Saturday, July 10, 2010

Should I Skip This One?

According to Blogger, the post you are now reading is the six hundred sixty-sixth post on the Friar's Fires blog. This is not a number we Christian religious types seek to publicize, as no small number of us suffer from hexakosioihexekontahexaphobia. Of course, if you wanted to add up all the posts on all three blogs where I cyber-run my mouth, I hit 666 awhile ago. Just when I have no idea, because I'd have to order them all up by date and figure out which one I published when, and I'm not that bored.

But I am a little bored, so I'll offer a couple of extras here in this Post of the Beast. I draw that title from the fairly well-known phrase "Number of the Beast," which according to Revelation 13:17-18 is 666. But what is the Number of the Beast?

Well, it might be a crappy science-fiction novel by Robert Heinlein, published in 1980. In the later part of his career, Heinlein started smushing his different characters together via traveling in parallel universes, also combining different fictional universes into them. The actual number of the beast is not 666 but instead is (66)6, a very large number saying how many parallel universes their ship can access. Lacking some of the old-fashioned conventions that had brought Heinlein acclaim and the title the Dean of Science Fiction, like a plot, logic and coherence, Beast serves mostly as a way for Heinlein to comment on writing and storytelling, while adding in some of the weirder ideas he had about sex that he didn't get to in Stranger in a Strange Land and Time Enough for Love (Believe it or not, there were some), even though he'll save some of the really squicky stuff for 1987's To Sail Beyond the Sunset.

Or it might be the 1982 album by Iron Maiden, the first featuring vocalist Bruce Dickenson. The album title, along with cover art depicting Satan being used as a marionette by Iron Maiden's freaky mascot critter "Eddie," cemented the band's status as one of every 80s youth pastor's least favorite albums. I've never listened to it so I don't have much to say about it beyond that.

Hebrew letters also had numerical value in a kind of game/code called gematria, and the numbers assigned to them added up made the number of a person. Revelation's writer, whether it was St. John or someone associated with him, was thought to have been familiar enough with gematria to use it as a code for someone who was an enemy of the church. The most likely suspect is the emperor Nero, who was beginning persecution of Christians across the Roman Empire and whose name and title, translated from Latin to Hebrew letters, gives 666. Some manuscripts suggest the number was 616, which would have matched with the generic phrase "sar God." Other scholars say that using Hebrew numerology on Greek texts is a strange idea and come up with other variations.

In terms of prophecy, the number is suggested as one that will be associated with the Anti-Christ, or a figure at the end of time who will lead opposition to Christ and attempt to establish himself or herself as a divine figure. This figure is further associated with the Beast of Revelation 13, hence the phrase "Number of the Beast."

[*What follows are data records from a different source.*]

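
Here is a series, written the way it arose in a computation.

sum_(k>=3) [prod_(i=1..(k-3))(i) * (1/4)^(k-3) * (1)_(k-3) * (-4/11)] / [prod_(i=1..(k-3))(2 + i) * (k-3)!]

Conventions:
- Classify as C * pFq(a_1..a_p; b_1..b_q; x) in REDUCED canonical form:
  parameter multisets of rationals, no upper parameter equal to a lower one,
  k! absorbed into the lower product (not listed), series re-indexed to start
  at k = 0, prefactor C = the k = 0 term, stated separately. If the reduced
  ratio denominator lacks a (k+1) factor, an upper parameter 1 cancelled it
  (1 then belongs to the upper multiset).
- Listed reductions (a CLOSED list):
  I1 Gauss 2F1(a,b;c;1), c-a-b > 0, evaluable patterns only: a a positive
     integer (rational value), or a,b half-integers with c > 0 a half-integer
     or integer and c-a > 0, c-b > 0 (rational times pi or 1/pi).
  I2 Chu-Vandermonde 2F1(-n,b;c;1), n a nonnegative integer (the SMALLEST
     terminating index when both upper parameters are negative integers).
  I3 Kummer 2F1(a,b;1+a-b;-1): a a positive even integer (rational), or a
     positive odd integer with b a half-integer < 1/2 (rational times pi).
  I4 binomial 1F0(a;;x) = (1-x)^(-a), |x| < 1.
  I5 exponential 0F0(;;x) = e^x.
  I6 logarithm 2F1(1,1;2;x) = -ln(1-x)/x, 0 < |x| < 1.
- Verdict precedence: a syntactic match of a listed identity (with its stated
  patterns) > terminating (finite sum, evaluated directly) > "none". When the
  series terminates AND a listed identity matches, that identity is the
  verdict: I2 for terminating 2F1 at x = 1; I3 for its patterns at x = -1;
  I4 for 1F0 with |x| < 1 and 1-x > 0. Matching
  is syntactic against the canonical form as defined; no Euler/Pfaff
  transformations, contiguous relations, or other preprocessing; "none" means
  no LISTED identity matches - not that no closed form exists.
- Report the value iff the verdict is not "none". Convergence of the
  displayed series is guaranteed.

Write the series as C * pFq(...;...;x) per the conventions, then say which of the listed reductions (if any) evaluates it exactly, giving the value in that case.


Key observation: from the first term -4/11: the running product (C = -4/11, x = 1/4) telescopes to a rising factorial.
Consecutive-term ratio: r(k) = (1/4) * (k+1) (k+1) / [(k+3) (k+1)] - rational; roots negated = parameters, x = (1/4), C = -4/11.

With C = -4/11: the canonical form is 2F1(1, 1; 3; 1/4). Verdict: no listed reduction: x = 1/4 and upper {1, 1} fail every I1-I6 pattern.


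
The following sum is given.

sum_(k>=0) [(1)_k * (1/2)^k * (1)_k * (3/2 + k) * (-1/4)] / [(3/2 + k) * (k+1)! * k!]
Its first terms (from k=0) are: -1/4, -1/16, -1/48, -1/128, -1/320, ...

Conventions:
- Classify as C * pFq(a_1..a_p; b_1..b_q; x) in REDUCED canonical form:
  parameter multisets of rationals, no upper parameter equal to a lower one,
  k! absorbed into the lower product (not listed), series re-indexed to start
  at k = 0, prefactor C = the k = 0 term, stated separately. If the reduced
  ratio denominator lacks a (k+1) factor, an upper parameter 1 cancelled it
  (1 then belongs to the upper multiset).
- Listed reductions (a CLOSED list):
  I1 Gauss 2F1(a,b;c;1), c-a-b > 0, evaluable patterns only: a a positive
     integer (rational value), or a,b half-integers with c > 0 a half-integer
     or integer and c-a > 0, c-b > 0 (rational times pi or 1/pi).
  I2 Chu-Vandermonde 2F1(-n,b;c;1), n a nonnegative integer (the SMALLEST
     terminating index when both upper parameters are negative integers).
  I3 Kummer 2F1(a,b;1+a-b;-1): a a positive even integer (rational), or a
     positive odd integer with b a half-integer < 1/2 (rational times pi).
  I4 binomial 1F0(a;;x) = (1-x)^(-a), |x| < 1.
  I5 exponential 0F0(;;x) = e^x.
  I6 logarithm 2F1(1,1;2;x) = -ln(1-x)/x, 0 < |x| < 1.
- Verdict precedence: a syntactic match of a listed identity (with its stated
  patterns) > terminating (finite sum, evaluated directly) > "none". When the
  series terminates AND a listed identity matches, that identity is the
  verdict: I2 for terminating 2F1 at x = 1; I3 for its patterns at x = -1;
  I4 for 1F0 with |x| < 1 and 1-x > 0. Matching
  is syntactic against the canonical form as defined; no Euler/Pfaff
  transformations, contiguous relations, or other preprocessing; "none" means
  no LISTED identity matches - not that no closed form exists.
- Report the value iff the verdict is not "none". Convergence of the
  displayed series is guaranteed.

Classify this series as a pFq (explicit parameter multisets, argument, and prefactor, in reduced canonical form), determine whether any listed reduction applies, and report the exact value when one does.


Key observation: t_0 being -1/4, striking the common factor k + 3/2 reduces the term (C = -1/4, x = 1/2).
Term ratio: r(k) = (1/2) * (k+1) (k+1) / [(k+2) (k+1)] - rational; roots negated = parameters, x = (1/2), C = -1/4.

At argument 1/2: a 2F1 with upper {1, 1}, lower {2}, scaled by C = -1/4. Verdict: this is the logarithmic series (I6) (the logarithm: parameters (1,1;2), x = 1/2). Exact value: (1/2) * ln(1/2).


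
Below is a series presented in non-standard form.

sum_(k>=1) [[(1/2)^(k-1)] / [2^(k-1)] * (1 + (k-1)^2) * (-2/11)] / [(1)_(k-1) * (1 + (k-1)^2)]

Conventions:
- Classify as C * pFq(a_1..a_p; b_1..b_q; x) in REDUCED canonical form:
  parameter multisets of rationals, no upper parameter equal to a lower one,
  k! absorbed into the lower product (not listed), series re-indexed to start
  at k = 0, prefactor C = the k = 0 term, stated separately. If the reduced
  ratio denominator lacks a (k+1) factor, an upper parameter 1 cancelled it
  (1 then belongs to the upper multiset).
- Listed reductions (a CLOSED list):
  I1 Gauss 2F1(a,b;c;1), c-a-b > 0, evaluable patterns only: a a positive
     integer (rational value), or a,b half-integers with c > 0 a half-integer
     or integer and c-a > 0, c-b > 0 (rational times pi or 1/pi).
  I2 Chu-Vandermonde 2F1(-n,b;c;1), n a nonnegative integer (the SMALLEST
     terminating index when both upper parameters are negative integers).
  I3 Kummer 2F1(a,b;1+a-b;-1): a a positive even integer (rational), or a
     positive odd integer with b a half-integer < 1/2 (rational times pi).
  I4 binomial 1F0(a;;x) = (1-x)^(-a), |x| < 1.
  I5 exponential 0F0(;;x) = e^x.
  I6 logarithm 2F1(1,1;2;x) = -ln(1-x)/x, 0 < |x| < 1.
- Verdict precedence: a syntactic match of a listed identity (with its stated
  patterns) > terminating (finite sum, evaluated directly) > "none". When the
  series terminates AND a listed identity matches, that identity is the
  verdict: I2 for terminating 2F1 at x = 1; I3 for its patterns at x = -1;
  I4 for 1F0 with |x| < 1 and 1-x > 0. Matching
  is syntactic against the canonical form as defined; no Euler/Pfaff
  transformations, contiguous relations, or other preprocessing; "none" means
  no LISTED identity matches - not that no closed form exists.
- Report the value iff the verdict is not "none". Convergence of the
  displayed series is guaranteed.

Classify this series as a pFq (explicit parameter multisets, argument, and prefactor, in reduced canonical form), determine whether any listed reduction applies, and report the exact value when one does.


The tell: from the first term -2/11: (1)_k (C = -2/11, x = 1/4) is k! itself.
Consecutive-term ratio: r(k) = (1/4) * 1 / [(k+1)] - poly over poly, x = (1/4) from leading terms; C = -2/11 at k = 0.

Canonical form: C = -2/11 times 0F0 with upper {-}, lower {-}, x = 1/4. Verdict: the I5 exponential reduction applies (the 0F0 exponential series at x = 1/4). Hence: (-2/11) * e^(1/4).


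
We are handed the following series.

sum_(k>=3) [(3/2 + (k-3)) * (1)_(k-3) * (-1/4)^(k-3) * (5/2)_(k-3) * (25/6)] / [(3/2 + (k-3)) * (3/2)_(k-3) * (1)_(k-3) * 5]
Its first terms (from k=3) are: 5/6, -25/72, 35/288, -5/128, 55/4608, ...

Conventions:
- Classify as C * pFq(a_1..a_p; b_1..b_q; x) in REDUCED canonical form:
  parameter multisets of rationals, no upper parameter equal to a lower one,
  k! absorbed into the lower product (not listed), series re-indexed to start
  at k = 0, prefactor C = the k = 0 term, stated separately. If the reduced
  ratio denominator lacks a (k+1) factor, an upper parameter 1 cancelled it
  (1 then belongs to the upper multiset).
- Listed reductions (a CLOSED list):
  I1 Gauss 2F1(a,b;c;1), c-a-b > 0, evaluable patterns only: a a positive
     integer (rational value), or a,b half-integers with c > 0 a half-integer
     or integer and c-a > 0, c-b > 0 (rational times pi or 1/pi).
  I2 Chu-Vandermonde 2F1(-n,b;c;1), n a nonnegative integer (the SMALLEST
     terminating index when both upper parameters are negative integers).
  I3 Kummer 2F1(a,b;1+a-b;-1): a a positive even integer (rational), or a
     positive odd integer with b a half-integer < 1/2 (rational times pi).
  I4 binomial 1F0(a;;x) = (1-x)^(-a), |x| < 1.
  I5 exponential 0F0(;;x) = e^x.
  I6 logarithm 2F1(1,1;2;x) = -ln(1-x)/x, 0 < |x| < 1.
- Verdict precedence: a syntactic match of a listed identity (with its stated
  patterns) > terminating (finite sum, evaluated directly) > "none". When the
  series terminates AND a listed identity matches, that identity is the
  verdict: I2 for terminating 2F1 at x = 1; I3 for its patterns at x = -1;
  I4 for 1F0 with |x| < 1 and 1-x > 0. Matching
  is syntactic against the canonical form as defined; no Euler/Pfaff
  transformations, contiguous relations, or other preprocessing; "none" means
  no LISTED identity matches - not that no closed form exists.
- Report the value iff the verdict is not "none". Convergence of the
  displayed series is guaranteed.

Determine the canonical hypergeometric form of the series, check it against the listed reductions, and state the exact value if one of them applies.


With C = 5/6: the canonical form is 2F1(1, 5/2; 3/2; -1/4). Verdict: none. A 2F1 with upper {1, 5/2} fits none of I1-I6 at x = -1/4; the sum runs forever.

Structural cue: t_0 = 5/6 here, and striking the common factor k + 3/2 reduces the term (prefactor 5/6).
Ratio: r(k) = (-1/4) * (k+1) (k+5/2) / [(k+3/2) (k+1)] - poly over poly, x = (-1/4) from leading terms; C = 5/6 at k = 0.


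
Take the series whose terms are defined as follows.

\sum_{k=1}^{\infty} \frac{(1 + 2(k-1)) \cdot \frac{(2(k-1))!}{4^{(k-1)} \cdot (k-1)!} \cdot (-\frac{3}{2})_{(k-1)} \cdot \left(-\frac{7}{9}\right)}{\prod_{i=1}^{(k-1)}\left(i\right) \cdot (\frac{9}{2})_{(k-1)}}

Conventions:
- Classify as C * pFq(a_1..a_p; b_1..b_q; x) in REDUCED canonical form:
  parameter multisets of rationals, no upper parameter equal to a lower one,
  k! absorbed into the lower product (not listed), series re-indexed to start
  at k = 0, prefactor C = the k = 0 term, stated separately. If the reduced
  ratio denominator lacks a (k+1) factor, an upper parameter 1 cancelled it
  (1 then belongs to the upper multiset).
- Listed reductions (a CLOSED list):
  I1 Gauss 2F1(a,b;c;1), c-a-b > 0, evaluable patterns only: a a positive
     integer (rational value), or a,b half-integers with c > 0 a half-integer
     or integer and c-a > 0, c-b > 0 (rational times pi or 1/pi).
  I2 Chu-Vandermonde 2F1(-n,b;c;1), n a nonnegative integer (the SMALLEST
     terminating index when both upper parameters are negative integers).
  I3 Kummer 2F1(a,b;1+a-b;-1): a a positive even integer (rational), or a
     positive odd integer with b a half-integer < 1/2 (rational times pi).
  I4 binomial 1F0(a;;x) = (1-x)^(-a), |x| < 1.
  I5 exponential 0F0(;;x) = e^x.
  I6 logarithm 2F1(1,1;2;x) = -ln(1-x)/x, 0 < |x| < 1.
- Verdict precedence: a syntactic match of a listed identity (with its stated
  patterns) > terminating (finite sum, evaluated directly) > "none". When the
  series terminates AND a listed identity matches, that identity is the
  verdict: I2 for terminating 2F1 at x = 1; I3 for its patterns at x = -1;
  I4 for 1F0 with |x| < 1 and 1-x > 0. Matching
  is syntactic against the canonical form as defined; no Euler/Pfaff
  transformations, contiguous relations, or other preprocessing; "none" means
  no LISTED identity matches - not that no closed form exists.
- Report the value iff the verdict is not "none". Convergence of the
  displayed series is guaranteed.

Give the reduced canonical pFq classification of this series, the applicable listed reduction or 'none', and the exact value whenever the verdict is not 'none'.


First insight: x = 1 and the product of the first k integers (C = -7/9) is k!.
Adjacent-term ratio: r(k) = 1 * (k-\frac{3}{2}) (k+\frac{3}{2}) / [(k+\frac{9}{2}) (k+1)] - rational; roots negated = parameters, x = 1, C = -\frac{7}{9}.

Classification (C = -\frac{7}{9}): 2F1 with upper {-\frac{3}{2}, \frac{3}{2}}, lower {\frac{9}{2}}, argument x = 1. Verdict at x = 1: the half-integer Gauss pattern (I1) matches (x = 1; upper {-\frac{3}{2}, \frac{3}{2}} half-integers, c = \frac{9}{2} in the evaluable pattern). Value: \left(-\frac{1715}{12288}\right) \cdot \pi.


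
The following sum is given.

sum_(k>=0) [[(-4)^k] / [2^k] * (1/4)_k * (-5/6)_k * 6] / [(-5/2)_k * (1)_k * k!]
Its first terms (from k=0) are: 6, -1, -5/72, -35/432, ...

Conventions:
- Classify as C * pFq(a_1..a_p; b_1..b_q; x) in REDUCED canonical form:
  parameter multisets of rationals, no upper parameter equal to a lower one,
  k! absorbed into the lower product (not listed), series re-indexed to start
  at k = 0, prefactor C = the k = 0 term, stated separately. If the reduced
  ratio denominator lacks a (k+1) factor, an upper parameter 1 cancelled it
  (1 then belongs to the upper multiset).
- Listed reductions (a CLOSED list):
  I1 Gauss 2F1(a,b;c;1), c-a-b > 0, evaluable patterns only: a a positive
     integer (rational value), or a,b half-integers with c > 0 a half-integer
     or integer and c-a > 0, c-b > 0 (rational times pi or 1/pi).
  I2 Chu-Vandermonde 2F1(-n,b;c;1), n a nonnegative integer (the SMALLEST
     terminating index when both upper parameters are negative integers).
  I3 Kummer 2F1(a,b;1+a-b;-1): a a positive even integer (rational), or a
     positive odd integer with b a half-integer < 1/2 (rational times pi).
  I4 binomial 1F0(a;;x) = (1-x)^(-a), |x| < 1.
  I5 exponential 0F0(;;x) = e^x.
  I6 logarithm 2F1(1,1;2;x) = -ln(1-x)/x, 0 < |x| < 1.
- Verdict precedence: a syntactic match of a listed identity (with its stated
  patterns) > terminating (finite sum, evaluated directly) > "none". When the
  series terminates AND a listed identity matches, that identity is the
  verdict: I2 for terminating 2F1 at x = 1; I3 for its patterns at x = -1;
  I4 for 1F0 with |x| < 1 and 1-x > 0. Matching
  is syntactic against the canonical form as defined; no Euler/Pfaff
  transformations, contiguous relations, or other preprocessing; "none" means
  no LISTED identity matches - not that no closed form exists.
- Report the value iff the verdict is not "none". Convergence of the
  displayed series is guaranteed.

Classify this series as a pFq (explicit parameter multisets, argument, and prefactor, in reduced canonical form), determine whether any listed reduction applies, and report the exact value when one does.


Prefactor 6, argument -2: 2F2 with upper {-5/6, 1/4} over lower {-5/2, 1}. Verdict: none (x = -2): each listed identity misses the multisets {-5/6, 1/4} ; {-5/2, 1}.

Structural cue: t_0 = 6 here, and (1)_k (C = 6, x = -2) is k! itself.
Step ratio: r(k) = (-2) * (k-5/6) (k+1/4) / [(k-5/2) (k+1) (k+1)] - rational; roots negated = parameters, x = (-2), C = 6.


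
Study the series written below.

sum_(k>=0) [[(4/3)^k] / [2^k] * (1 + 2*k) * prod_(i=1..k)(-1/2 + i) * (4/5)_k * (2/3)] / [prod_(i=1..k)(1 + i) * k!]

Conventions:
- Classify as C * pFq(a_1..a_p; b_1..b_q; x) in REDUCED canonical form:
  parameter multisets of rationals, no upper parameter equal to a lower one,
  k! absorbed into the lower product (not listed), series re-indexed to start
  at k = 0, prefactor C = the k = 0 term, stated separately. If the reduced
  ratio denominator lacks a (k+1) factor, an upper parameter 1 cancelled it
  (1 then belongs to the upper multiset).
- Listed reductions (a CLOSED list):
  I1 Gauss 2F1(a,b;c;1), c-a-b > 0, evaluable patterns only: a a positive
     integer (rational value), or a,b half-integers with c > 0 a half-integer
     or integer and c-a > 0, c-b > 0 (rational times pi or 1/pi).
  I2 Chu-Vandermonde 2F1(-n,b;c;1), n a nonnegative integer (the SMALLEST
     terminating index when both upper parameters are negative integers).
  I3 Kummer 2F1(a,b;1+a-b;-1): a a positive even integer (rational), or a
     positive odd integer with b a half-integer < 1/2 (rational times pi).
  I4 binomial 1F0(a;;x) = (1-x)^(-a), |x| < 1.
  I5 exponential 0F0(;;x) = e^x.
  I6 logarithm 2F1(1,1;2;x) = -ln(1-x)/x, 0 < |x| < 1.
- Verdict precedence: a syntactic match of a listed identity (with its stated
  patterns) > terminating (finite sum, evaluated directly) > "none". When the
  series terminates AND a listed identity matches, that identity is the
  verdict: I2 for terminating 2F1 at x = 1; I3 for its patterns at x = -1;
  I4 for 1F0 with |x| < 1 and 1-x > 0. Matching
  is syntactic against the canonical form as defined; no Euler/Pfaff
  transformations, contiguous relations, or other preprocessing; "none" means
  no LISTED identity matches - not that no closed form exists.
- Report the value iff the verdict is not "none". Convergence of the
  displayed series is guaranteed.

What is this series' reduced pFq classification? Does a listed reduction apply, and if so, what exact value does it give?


Structural cue: x = (2/3) and the two k-th powers (prefactor 2/3) combine into one argument.
Consecutive-term ratio: r(k) = (2/3) * (k+4/5) (k+3/2) / [(k+2) (k+1)] - rational in k. x = (2/3); t_0 = 2/3; negate the roots.

Reduced: x = 2/3, 2F1, upper = {4/5, 3/2}, lower = {2}, C = 2/3. Verdict: none (x = 2/3): each listed identity misses the multisets {4/5, 3/2} ; {2}.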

While I think the prophecies of the Book of Revelation have some cosmic significance in addition to their historical roots, I don't believe that it was written as a step-by-step code book detailing exactly which world figure will do what at what time in preparation for God's re-creation of the heavens and the earth. The universe is many billions of light-years across and I believe God has a plan for it all beyond this one mudball. So I might in fact make a little fun of the Number of the Beast, not because I disbelieve in the existence of Anti-Christs, but because I find the textual and current events gymnastics people go through to try to correctly assign that number to be somewhat wasted energy.

An e-mail goes around every now and again with some variations on the number -- 664, for example, is the Next-Door Neighbor of the Beast while 665 is the Neighbor Across the Street From the Beast. 1010011010 is the Binary of the Beast, or 666 expressed in binary notation, and 1/666 is the Common Denominator of the Beast. $665.95 is the Retail Price of the Beast, while $656.66 is the Wal-Mart Price of the Beast. "Six...uhhh," is the Number of the Blonde Beast, and the 666i is the BMW of the Beast. MSWord 6.66 is the Word Processor of the Beast -- something that may have more truth in it than some others, considering the language that glitchy Microsoft products may inspire in people is not often heavenly. There are others, but to inflict them on you would be...beastly.

1 comment:

CGHill said...

When Ronald and Nancy Reagan left the White House, supporters back home in California arranged for them to get a house in L.A.'s Bel Air section, at 666 St. Cloud Road. This would never do, and after a bit of fuss, the city decided to change the address to 668.

Which was no big deal, really, since the next house up, if I remember correctly, was 714.